Thursday, December 26, 2013

Discerning God’s Will (part 2)

A couple of posts ago, I told the first of two stories that illustrate some important things I have learned about discerning God’s will. This is the second story. I’ll post again a third time to explain my view of God’s will and how we make decisions as believers.


Story #2: Engineering, Youth Ministry, or the FBI?

Summer began, and I had it all. A recently acquired master’s degree. A full-time consulting job that paid very, very well and a part-time job I enjoyed on the weekends. A church plant that I loved and friends I enjoyed. A spacious rental house and a roommate who was easy to live with. A gym five minutes from the house and Stone Mountain Park ten minutes away. By the end of August, I had . . . well, I still had my friends and my master’s degree, and SMP was still open.

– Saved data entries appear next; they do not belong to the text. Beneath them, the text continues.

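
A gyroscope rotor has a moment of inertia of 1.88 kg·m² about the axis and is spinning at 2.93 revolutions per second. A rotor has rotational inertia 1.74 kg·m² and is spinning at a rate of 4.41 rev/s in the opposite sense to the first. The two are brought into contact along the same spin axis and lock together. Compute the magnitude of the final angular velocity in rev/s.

No external torque acts about the common axis, so total angular momentum is conserved.
Taking A's sense as positive: L = (1.880)(2.93) − (1.740)(4.41) = -2.165 kg·m²·rev/s.
Combined I = 1.880 + 1.740 = 3.620 kg·m².
ω_f = L / I = -2.165 / 3.620 = -0.5981 rev/s.

|ω_f| ≈ 0.598 rev/s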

After nearly half the church members moved out of state, the church plant dissolved in June. In July, I lost both jobs in the same week. In August, my landlord called to inform me that he had sold the house. I had a month to vacate. Even my gym closed the next week. I no longer had any financial ties or commitments in Atlanta.

Finding no jobs that fit me in the Atlanta area, I began to accept that I would soon leave a city I loved. Really, Lord? Am I this hardheaded? Some people need a two-by-four upside the head to get the point across. Did I really require this four-by-four?

As quickly as my stability had crumbled, three new job options arose in different states. A pastor from my hometown had offered me a youth pastor position earlier in the year. I called him, and the job was still available. I had led a retreat for the youth group in June, so I already knew the teens. I drove to MS to interview, and they offered me the job.

My boss at the consulting firm gave me a lead on an industrial engineering job in South Carolina. I would have full charge of redesigning this company’s distribution center—any industrial engineer’s dream—and a very nice starting salary. They narrowed it down to a 20-year veteran in the field and me, a young guy with a year-and-a-half experience. They offered me the job.

Then on family vacation, my dad met an FBI agent on the beach. When the agent heard about my situation, he said the FBI was looking for people my age with my background in psychology. When I met him, he gave me his contact info and offered to be a resource if I needed help during the application process.

In three months, I went from having my life neatly ordered to having no long-term stability to choosing from three dizzyingly diverse job options: youth ministry in MS, engineering in SC and potentially heading to Quantico, VA to become an FBI agent.

How does one make such a decision? Of course, I wanted to know God’s will, so I listened for all the ways He normally speaks to me. I spent much time in the Word and in prayer and sought wisdom from trusted friends and family. Yet in all three of those ways of discerning God’s will, I found many benefits and few drawbacks to every job option. The next few weeks, God refused to make His will clear to me. My anxiety about having no job or prospects turned into anxiety about discerning the right job to accept. I genuinely wanted to obey God, so why wouldn’t He show me what to do?

Eventually, a friend asked me what I wanted to do. For the first time, I considered the possibility that God was handing me three good options from which to choose, willing to bless me and use me to grow His kingdom in whichever career direction I chose. Reflecting on this, I realized God was confronting my tendency to use Him as a crutch to avoid responsibility. Submission to God's will is a good thing. But I wanted Him to tell me what to do, so I would have to own neither the responsibility for making a decision nor the results of that decision.

What did I want? Part-time youth ministry in a small town? Financial security as an engineer? The ability to carry a gun, run polygraphs and tell the ladies (in a deep, manly voice), “I’m an FBI agent.”? The choice was mine. I owned the responsibility, made my decision and never looked back. God’s refusal to be my crutch forced me to grow as a man and as an adult.

When you seek God’s will, what motivations do you find in your heart beyond the good and sincere desire to obey Him? (You might discern this by considering what you worry about when faced with a decision.)